In the past I've done lots of embedded flash programming at work, so
decided to have a muck about with the flash BIOS in an old Pentium II
I've got.

The flash is a 1 Mbit (128k x 8) device and I can see a hunk of it in
memory at segment F000, but I can't find the other 64K (it's not at
E000), which means I can't get the flash ident commands to work
because I don't know the device base address.

I've tried hunting for the BIOS sig of the missing missing 64k
(0x55AA) at 64k intervals from 1Meg right up to the top of the address
space at 4G but with no joy. I've tried this using unreal mode under
DOS and also booting straight into a little bare bones protected mode
shell I wrote but still can't find the bugger.

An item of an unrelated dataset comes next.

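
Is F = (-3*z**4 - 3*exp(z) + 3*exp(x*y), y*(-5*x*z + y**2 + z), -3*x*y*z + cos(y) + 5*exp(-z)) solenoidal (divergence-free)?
No, ∇·F = -3*x*y - 5*x*z + 3*y**2 + 3*y*exp(x*y) + z - 5*exp(-z)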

And yes - I have enabled the A20 line.

The last BIOS team I worked on was for a 286 many years ago so I'm
probably missing something that's been introduced for later processors
but no amount of Googling has given me a clue.

So....... any clues?

Regards,
Alfie.
 
F

Franc Zabkar

In the past I've done lots of embedded flash programming at work, so
decided to have a muck about with the flash BIOS in an old Pentium II
I've got.

The flash is a 1 Mbit (128k x 8) device and I can see a hunk of it in
memory at segment F000, but I can't find the other 64K (it's not at
E000), which means I can't get the flash ident commands to work
because I don't know the device base address.

I've tried hunting for the BIOS sig of the missing missing 64k
(0x55AA) at 64k intervals from 1Meg right up to the top of the address
space at 4G but with no joy. I've tried this using unreal mode under
DOS and also booting straight into a little bare bones protected mode
shell I wrote but still can't find the bugger.

And yes - I have enabled the A20 line.

The last BIOS team I worked on was for a 286 many years ago so I'm
probably missing something that's been introduced for later processors
but no amount of Googling has given me a clue.
So....... any clues?

Regards,
Alfie.

The BIOS address space usually remaps to the top of memory, ie
FFFE0000 - FFFFFFFF. Windows users can see this area identified in the
memory resources of Device Manager.

What you are seeing at F000 is the runtime portion of the decompressed
BIOS code. Unlike 286 BIOSes, newer BIOSes decompress various modules,
eg POST routines, on an as-needed basis. After the POST completes,
then the runtime code can replace it in memory. At least that's how I
think it works.

Uniflash is a program that does what you want. It is also able to make
use of NICs to program suitable EEPROM devices.